A typical lipoma is soft and feels fatty, although lipomas with an associated inflammatory reaction can be fibrous and solid to the touch. The central regions of large lipomas can become necrotic and calcified. The skin can usually be moved freely around a lipoma since the majority does not involve any underlying muscle.
Lipomas are often first discovered by an attentive owner who finds the tumor while grooming the animal. Diagnosis is often made by fine needle aspiration &endash; a good lipoma smear will be slightly yellowish in color, feel greasy to the touch, and will appear highly cellular under the light miroscope.

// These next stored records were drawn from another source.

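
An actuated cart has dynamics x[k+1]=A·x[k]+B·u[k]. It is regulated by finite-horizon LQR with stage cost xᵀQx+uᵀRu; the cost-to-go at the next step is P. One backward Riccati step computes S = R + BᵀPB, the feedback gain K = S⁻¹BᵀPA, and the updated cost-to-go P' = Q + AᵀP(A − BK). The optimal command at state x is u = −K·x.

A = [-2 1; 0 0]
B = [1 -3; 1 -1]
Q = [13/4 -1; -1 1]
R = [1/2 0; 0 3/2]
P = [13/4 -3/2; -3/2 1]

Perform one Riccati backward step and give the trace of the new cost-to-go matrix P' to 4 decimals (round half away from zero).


5.5362

BᵀP = [1.7500 -0.5000; -8.2500 3.5000]
S = R + BᵀPB = [1/2 0; 0 3/2] + [1.2500 -4.7500; -4.7500 21.2500] = [1.7500 -4.7500; -4.7500 22.7500]
BᵀPA = [-3.5000 1.7500; 16.5000 -8.2500]
K = S⁻¹·BᵀPA = [-0.0725 0.0362; 0.7101 -0.3551]
A−BK = [0.2029 -0.1014; 0.7826 -0.3913]
AᵀP(A−BK) = [1.0290 -0.5145; -0.5145 0.2572]
P' = Q + AᵀP(A−BK) = [4.2790 -1.5145; -1.5145 1.2572]
tr(P') = 5.5362


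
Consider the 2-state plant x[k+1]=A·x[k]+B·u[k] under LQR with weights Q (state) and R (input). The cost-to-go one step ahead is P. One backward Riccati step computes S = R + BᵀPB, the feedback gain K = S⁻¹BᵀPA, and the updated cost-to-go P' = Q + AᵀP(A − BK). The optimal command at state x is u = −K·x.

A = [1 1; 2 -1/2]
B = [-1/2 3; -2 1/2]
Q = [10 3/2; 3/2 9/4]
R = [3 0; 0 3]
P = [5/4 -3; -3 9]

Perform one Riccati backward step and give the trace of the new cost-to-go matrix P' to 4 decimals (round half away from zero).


BᵀP = [5.3750 -16.5000; 2.2500 -4.5000]
S = R + BᵀPB = [3 0; 0 3] + [30.3125 7.8750; 7.8750 4.5000] = [33.3125 7.8750; 7.8750 7.5000]
BᵀPA = [-27.6250 13.6250; -6.7500 4.5000]
K = S⁻¹·BᵀPA = [-0.8201 0.3554; -0.0389 0.2269]
A−BK = [0.7068 0.4971; 0.3793 0.0973]
AᵀP(A−BK) = [2.3329 -0.9014; -0.9014 0.6371]
P' = Q + AᵀP(A−BK) = [12.3329 0.5986; 0.5986 2.8871]
tr(P') = 15.2201

15.2201


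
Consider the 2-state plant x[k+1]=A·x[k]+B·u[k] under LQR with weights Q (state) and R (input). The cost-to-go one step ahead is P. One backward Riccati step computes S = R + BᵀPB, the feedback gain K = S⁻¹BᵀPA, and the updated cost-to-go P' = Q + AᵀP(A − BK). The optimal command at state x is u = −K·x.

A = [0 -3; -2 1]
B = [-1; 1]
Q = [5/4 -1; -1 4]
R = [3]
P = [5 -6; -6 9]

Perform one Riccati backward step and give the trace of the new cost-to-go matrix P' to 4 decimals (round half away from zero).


20.7672

BᵀP = [-11.0000 15.0000]
S = R + BᵀPB = [3] + [26.0000] = [29.0000]
BᵀPA = [-30.0000 48.0000]
K = S⁻¹·BᵀPA = [-1.0345 1.6552]
A−BK = [-1.0345 -1.3448; -0.9655 -0.6552]
AᵀP(A−BK) = [4.9655 -4.3448; -4.3448 10.5517]
P' = Q + AᵀP(A−BK) = [6.2155 -5.3448; -5.3448 14.5517]
tr(P') = 20.7672


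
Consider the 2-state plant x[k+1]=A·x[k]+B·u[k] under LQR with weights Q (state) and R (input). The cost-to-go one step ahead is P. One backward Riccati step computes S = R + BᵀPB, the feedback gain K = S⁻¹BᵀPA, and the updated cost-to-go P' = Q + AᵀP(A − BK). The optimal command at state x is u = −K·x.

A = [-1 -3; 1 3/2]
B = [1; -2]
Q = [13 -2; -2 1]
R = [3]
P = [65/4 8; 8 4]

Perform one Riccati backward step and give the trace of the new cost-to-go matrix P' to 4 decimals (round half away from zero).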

Most lipoma smears end up being sparsely cellular after staining because the fat globules get washed away.
Lipomas are considered benign tumors and they do not usually pose a hazard when restricted to the skin. Exceptions do exist, however, and include cases where the lipoma is so large that it causes damage from pressure or by involving vital structures. This is occasionally seen in the thoracic inlet, where lipomas can compress the esophagus, trachea, and great vessels.
Another potential complication of lipomas is seen in the horse. Lipomas frequently arise from the mesenteric fat where they are attached by thin, fibrous roots. The roots of these tumors can twist around loops of bowel, resulting in infarction and colic.
As is the case with all tumors or strange growths, surgically remove any suspected lipoma and have it biopsied. Most lipomas can be easily removed and pose few complications, but some supposed lipomas may turn out to be cases of liposarcoma, a malignant disease. Definitive treatment of the lipoma is almost always simple excision; even lipomas with dirty margins tend not to recurr.